Em termos práticos, a questão surge quando o acusado foi acompanhado por advogado em interrogatório prestado na Delegacia de Polícia e, uma vez denunciado e citado, deixou de apresentar Resposta à Acusação.
Por via de regra, em Estados da Federação em que há Defensoria Pública constituída, o acusado passaria a ser defendido por referido órgão, haja vista ter deixado transcorrer o prazo do art. 396 do Código de Processo Penal sem apresentação da peça defensiva.
Entretanto, nas hipóteses em que o acusado já apontou a existência de advogado nomeado para a sua defesa, deve-se atentar para a dicção do art. 266 do Código de Processo Penal, que assim dispõe:
Art. 266. A constituição de defensor independerá de instrumento de mandato, se o acusado o indicar por ocasião do interrogatório.
Em uma rápida leitura do dispositivo acima se infere que não há maiores dúvidas quanto à possibilidade de o acusado nomear defensor sem que se faça necessária a juntada de instrumento procuratório, bastando que manifeste a sua vontade em audiência.

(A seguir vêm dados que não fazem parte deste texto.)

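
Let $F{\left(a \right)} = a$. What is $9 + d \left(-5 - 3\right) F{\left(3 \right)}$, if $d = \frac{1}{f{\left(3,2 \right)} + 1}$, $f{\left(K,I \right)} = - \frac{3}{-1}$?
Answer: $3$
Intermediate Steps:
$f{\left(K,I \right)} = 3$ ($f{\left(K,I \right)} = \left(-3\right) \left(-1\right) = 3$)
$d = \frac{1}{4}$ ($d = \frac{1}{3 + 1} = \frac{1}{4} \approx 0.25$)
$9 + d \left(-5 - 3\right) F{\left(3 \right)} = 9 + \frac{\left(-5 - 3\right) 3}{4} = 9 + \frac{\left(-8\right) 3}{4} = 9 + \frac{1}{4} \left(-24\right) = 9 - 6 = 3$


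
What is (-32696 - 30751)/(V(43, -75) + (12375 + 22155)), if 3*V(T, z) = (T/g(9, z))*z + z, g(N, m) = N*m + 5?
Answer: -2833966/1541295 ≈ -1.8387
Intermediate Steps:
g(N, m) = 5 + N*m
V(T, z) = z/3 + T*z/(3*(5 + 9*z)) (V(T, z) = ((T/(5 + 9*z))*z + z)/3 = (T*z/(5 + 9*z) + z)/3 = (z + T*z/(5 + 9*z))/3 = z/3 + T*z/(3*(5 + 9*z)))
(-32696 - 30751)/(V(43, -75) + (12375 + 22155)) = (-32696 - 30751)/((⅓)*(-75)*(5 + 43 + 9*(-75))/(5 + 9*(-75)) + (12375 + 22155)) = -63447/((⅓)*(-75)*(5 + 43 - 675)/(5 - 675) + 34530) = -63447/((⅓)*(-75)*(-627)/(-670) + 34530) = -63447/((⅓)*(-75)*(-1/670)*(-627) + 34530) = -63447/(-3135/134 + 34530) = -63447/4623885/134 = -63447*134/4623885 = -2833966/1541295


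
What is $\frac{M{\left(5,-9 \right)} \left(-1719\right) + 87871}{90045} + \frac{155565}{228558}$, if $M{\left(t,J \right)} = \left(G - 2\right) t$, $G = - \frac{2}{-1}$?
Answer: $\frac{11363823481}{6860168370} \approx 1.6565$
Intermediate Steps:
$G = 2$ ($G = \left(-2\right) \left(-1\right) = 2$)
$M{\left(t,J \right)} = 0$ ($M{\left(t,J \right)} = \left(2 - 2\right) t = 0 t = 0$)
$\frac{M{\left(5,-9 \right)} \left(-1719\right) + 87871}{90045} + \frac{155565}{228558} = \frac{0 \left(-1719\right) + 87871}{90045} + \frac{155565}{228558} = \left(0 + 87871\right) \frac{1}{90045} + 155565 \cdot \frac{1}{228558} = 87871 \cdot \frac{1}{90045} + \frac{51855}{76186} = \frac{87871}{90045} + \frac{51855}{76186} = \frac{11363823481}{6860168370}$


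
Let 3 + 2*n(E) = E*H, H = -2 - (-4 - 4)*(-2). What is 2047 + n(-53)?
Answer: 5045/2 ≈ 2522.5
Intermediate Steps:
H = -18 (H = -2 - (-8)*(-2) = -2 - 1*16 = -2 - 16 = -18)
n(E) = -3/2 - 9*E (n(E) = -3/2 + (E*(-18))/2 = -3/2 + (-18*E)/2 = -3/2 - 9*E)
2047 + n(-53) = 2047 + (-3/2 - 9*(-53)) = 2047 + (-3/2 + 477) = 2047 + 951/2 = 5045/2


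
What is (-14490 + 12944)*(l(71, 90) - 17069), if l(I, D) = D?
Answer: 26249534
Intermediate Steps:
(-14490 + 12944)*(l(71, 90) - 17069) = (-14490 + 12944)*(90 - 17069) = -1546*(-16979) = 26249534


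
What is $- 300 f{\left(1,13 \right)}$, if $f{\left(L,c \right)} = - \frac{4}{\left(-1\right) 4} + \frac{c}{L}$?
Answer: $-4200$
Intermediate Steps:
$f{\left(L,c \right)} = 1 + \frac{c}{L}$ ($f{\left(L,c \right)} = - \frac{4}{-4} + \frac{c}{L} = \left(-4\right) \left(- \frac{1}{4}\right) + \frac{c}{L} = 1 + \frac{c}{L}$)
$- 300 f{\left(1,13 \right)} = - 300 \frac{1 + 13}{1} = - 300 \cdot 1 \cdot 14 = \left(-300\right) 14 = -4200$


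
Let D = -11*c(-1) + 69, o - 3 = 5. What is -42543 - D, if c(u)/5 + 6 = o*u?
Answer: -43382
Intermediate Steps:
o = 8 (o = 3 + 5 = 8)
c(u) = -30 + 40*u (c(u) = -30 + 5*(8*u) = -30 + 40*u)
D = 839 (D = -11*(-30 + 40*(-1)) + 69 = -11*(-30 - 40) + 69 = -11*(-70) + 69 = 770 + 69 = 839)
-42543 - D = -42543 - 1*839 = -42543 - 839 = -43382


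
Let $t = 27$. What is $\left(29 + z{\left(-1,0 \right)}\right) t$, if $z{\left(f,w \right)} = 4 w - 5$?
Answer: $648$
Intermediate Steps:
$z{\left(f,w \right)} = -5 + 4 w$
$\left(29 + z{\left(-1,0 \right)}\right) t = \left(29 + \left(-5 + 4 \cdot 0\right)\right) 27 = \left(29 + \left(-5 + 0\right)\right) 27 = \left(29 - 5\right) 27 = 24 \cdot 27 = 648$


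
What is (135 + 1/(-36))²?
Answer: 23609881/1296 ≈ 18218.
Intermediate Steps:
(135 + 1/(-36))² = (135 - 1/36)² = (4859/36)² = 23609881/1296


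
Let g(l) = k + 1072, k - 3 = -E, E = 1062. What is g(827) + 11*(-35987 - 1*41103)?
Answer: -847977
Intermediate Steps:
k = -1059 (k = 3 - 1*1062 = 3 - 1062 = -1059)
g(l) = 13 (g(l) = -1059 + 1072 = 13)
g(827) + 11*(-35987 - 1*41103) = 13 + 11*(-35987 - 1*41103) = 13 + 11*(-35987 - 41103) = 13 + 11*(-77090) = 13 - 847990 = -847977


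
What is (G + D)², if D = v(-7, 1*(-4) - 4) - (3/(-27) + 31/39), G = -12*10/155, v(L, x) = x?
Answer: 1176764416/13155129 ≈ 89.453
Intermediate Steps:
G = -24/31 (G = -120*1/155 = -24/31 ≈ -0.77419)
D = -1016/117 (D = (1*(-4) - 4) - (3/(-27) + 31/39) = (-4 - 4) - (3*(-1/27) + 31*(1/39)) = -8 - (-⅑ + 31/39) = -8 - 1*80/117 = -8 - 80/117 = -1016/117 ≈ -8.6838)
(G + D)² = (-24/31 - 1016/117)² = (-34304/3627)² = 1176764416/13155129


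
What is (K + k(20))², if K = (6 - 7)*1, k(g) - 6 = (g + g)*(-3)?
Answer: 13225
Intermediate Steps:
k(g) = 6 - 6*g (k(g) = 6 + (g + g)*(-3) = 6 + (2*g)*(-3) = 6 - 6*g)
K = -1 (K = -1*1 = -1)
(K + k(20))² = (-1 + (6 - 6*20))² = (-1 + (6 - 120))² = (-1 - 114)² = (-115)² = 13225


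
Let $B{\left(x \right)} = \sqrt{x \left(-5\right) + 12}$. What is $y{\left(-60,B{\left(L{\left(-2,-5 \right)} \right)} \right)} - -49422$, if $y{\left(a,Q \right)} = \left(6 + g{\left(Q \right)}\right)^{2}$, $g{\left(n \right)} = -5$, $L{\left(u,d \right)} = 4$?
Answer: $49423$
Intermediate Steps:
$B{\left(x \right)} = \sqrt{12 - 5 x}$ ($B{\left(x \right)} = \sqrt{- 5 x + 12} = \sqrt{12 - 5 x}$)
$y{\left(a,Q \right)} = 1$ ($y{\left(a,Q \right)} = \left(6 - 5\right)^{2} = 1^{2} = 1$)
$y{\left(-60,B{\left(L{\left(-2,-5 \right)} \right)} \right)} - -49422 = 1 - -49422 = 1 + 49422 = 49423$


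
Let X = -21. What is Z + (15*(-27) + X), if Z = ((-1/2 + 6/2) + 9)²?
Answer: -1175/4 ≈ -293.75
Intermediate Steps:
Z = 529/4 (Z = ((-1*½ + 6*(½)) + 9)² = ((-½ + 3) + 9)² = (5/2 + 9)² = (23/2)² = 529/4 ≈ 132.25)
Z + (15*(-27) + X) = 529/4 + (15*(-27) - 21) = 529/4 + (-405 - 21) = 529/4 - 426 = -1175/4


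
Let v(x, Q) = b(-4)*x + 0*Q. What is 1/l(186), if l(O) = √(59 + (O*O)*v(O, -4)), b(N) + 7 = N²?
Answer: √57913763/57913763 ≈ 0.00013140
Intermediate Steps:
b(N) = -7 + N²
v(x, Q) = 9*x (v(x, Q) = (-7 + (-4)²)*x + 0*Q = (-7 + 16)*x + 0 = 9*x + 0 = 9*x)
l(O) = √(59 + 9*O³) (l(O) = √(59 + (O*O)*(9*O)) = √(59 + O²*(9*O)) = √(59 + 9*O³))
1/l(186) = 1/(√(59 + 9*186³)) = 1/(√(59 + 9*6434856)) = 1/(√(59 + 57913704)) = 1/(√57913763) = √57913763/57913763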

Situação diversa, porém, dá-se no problema aqui apresentado, pois o CPP prevê que tal nomeação se dê apenas na audiência de interrogatório, não apontando textualmente a possibilidade de que a nomeação de defensor sem procuração se dê também no interrogatório extrajudicial, a saber, aquele tomado pelo Delegado de Polícia ainda na fase inquisitorial.

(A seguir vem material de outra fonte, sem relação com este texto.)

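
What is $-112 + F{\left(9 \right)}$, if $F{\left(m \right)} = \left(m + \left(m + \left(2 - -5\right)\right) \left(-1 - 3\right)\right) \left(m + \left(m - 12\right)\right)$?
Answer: $-442$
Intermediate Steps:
$F{\left(m \right)} = \left(-28 - 3 m\right) \left(-12 + 2 m\right)$ ($F{\left(m \right)} = \left(m + \left(m + \left(2 + 5\right)\right) \left(-4\right)\right) \left(m + \left(m - 12\right)\right) = \left(m + \left(m + 7\right) \left(-4\right)\right) \left(m + \left(-12 + m\right)\right) = \left(m + \left(7 + m\right) \left(-4\right)\right) \left(-12 + 2 m\right) = \left(m - \left(28 + 4 m\right)\right) \left(-12 + 2 m\right) = \left(-28 - 3 m\right) \left(-12 + 2 m\right)$)
$-112 + F{\left(9 \right)} = -112 - \left(-156 + 486\right) = -112 - 330 = -442$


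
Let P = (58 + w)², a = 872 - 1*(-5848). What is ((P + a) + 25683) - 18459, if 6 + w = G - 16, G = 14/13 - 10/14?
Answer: 126419745/8281 ≈ 15266.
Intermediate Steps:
G = 33/91 (G = 14*(1/13) - 10*1/14 = 14/13 - 5/7 = 33/91 ≈ 0.36264)
a = 6720 (a = 872 + 5848 = 6720)
w = -1969/91 (w = -6 + (33/91 - 16) = -6 - 1423/91 = -1969/91 ≈ -21.637)
P = 10949481/8281 (P = (58 - 1969/91)² = (3309/91)² = 10949481/8281 ≈ 1322.2)
((P + a) + 25683) - 18459 = ((10949481/8281 + 6720) + 25683) - 18459 = (66597801/8281 + 25683) - 18459 = 279278724/8281 - 18459 = 126419745/8281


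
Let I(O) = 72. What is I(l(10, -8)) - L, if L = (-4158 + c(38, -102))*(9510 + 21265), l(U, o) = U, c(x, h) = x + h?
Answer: 129932122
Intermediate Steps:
c(x, h) = h + x
L = -129932050 (L = (-4158 + (-102 + 38))*(9510 + 21265) = (-4158 - 64)*30775 = -4222*30775 = -129932050)
I(l(10, -8)) - L = 72 - 1*(-129932050) = 72 + 129932050 = 129932122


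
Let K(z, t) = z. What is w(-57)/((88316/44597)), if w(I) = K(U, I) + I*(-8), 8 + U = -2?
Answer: 9945131/44158 ≈ 225.22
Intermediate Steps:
U = -10 (U = -8 - 2 = -10)
w(I) = -10 - 8*I (w(I) = -10 + I*(-8) = -10 - 8*I)
w(-57)/((88316/44597)) = (-10 - 8*(-57))/((88316/44597)) = (-10 + 456)/((88316*(1/44597))) = 446/(88316/44597) = 446*(44597/88316) = 9945131/44158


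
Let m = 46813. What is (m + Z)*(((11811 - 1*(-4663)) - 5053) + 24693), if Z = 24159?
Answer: 2563082808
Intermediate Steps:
(m + Z)*(((11811 - 1*(-4663)) - 5053) + 24693) = (46813 + 24159)*(((11811 - 1*(-4663)) - 5053) + 24693) = 70972*(((11811 + 4663) - 5053) + 24693) = 70972*((16474 - 5053) + 24693) = 70972*(11421 + 24693) = 70972*36114 = 2563082808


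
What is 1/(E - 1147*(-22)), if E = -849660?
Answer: -1/824426 ≈ -1.2130e-6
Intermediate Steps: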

Nada obstante, é de se atentar que tanto a doutrina quanto a jurisprudência superaram o estrito positivismo e, em nome do princípio constitucional da ampla defesa e da liberdade de escolha do defensor, houveram por empregar interpretação extensiva ao art. 266 do Código de Processo Penal, entendendo que a nomeação de defensor ainda na fase policial obriga o magistrado a tê-lo como procurador do acusado também para os atos subsequentes.

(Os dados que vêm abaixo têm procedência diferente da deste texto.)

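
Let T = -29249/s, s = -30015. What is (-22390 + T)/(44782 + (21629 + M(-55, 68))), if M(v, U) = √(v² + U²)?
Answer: -4958736708779/14708728262120 + 672006601*√7649/132378554359080 ≈ -0.33668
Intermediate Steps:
M(v, U) = √(U² + v²)
T = 29249/30015 (T = -29249/(-30015) = -29249*(-1/30015) = 29249/30015 ≈ 0.97448)
(-22390 + T)/(44782 + (21629 + M(-55, 68))) = (-22390 + 29249/30015)/(44782 + (21629 + √(68² + (-55)²))) = -672006601/(30015*(44782 + (21629 + √(4624 + 3025)))) = -672006601/(30015*(44782 + (21629 + √7649))) = -672006601/(30015*(66411 + √7649))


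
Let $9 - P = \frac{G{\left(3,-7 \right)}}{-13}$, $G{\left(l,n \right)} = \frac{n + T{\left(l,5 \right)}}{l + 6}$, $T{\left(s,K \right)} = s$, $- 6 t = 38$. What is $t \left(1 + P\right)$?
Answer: $- \frac{22154}{351} \approx -63.117$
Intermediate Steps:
$t = - \frac{19}{3}$ ($t = \left(- \frac{1}{6}\right) 38 = - \frac{19}{3} \approx -6.3333$)
$G{\left(l,n \right)} = \frac{l + n}{6 + l}$ ($G{\left(l,n \right)} = \frac{n + l}{l + 6} = \frac{l + n}{6 + l}$)
$P = \frac{1049}{117}$ ($P = 9 - \frac{\frac{1}{6 + 3} \left(3 - 7\right)}{-13} = 9 - \frac{1}{9} \left(-4\right) \left(- \frac{1}{13}\right) = 9 - \left(- \frac{4}{9}\right) \left(- \frac{1}{13}\right) = 9 - \frac{4}{117} = \frac{1049}{117} \approx 8.9658$)
$t \left(1 + P\right) = - \frac{19 \left(1 + \frac{1049}{117}\right)}{3} = \left(- \frac{19}{3}\right) \frac{1166}{117} = - \frac{22154}{351}$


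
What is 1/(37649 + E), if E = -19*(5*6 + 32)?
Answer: 1/36471 ≈ 2.7419e-5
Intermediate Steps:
E = -1178 (E = -19*(30 + 32) = -19*62 = -1178)
1/(37649 + E) = 1/(37649 - 1178) = 1/36471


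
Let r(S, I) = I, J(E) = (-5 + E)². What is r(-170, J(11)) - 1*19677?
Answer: -19641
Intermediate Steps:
r(-170, J(11)) - 1*19677 = (-5 + 11)² - 1*19677 = 6² - 19677 = 36 - 19677 = -19641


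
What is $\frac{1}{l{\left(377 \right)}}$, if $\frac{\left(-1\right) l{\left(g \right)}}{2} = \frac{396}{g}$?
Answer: $- \frac{377}{792} \approx -0.47601$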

Assim é que, em havendo defensor já nomeado pelo acusado na fase policial, este dever ser intimado para apresentação de Resposta à Acusação quando do recebimento da denúncia, sob pena de decretação de nulidade dos atos subsequentes e devolução do prazo ao defensor constituído para apresentação de nova peça defensiva.
Tal solução visa maximizar a garantia do acusado à defesa pública técnica e eficaz, dado que ela é imprescindível para um processo penal democratizado, constituindo-se em “verdadeira condição de paridade de armas, imprescindível para a concreta atuação do contraditório. Inclusive, fortalece a própria imparcialidade do juiz, pois, quanto mais atuante e eficiente forem ambas as partes, mais alheio ficará o julgador (terzietà = alheamento)” (LOPES JR., Aury. Direito processual penal. 12. ed. São Paulo: Saraiva, 2015. p. 97).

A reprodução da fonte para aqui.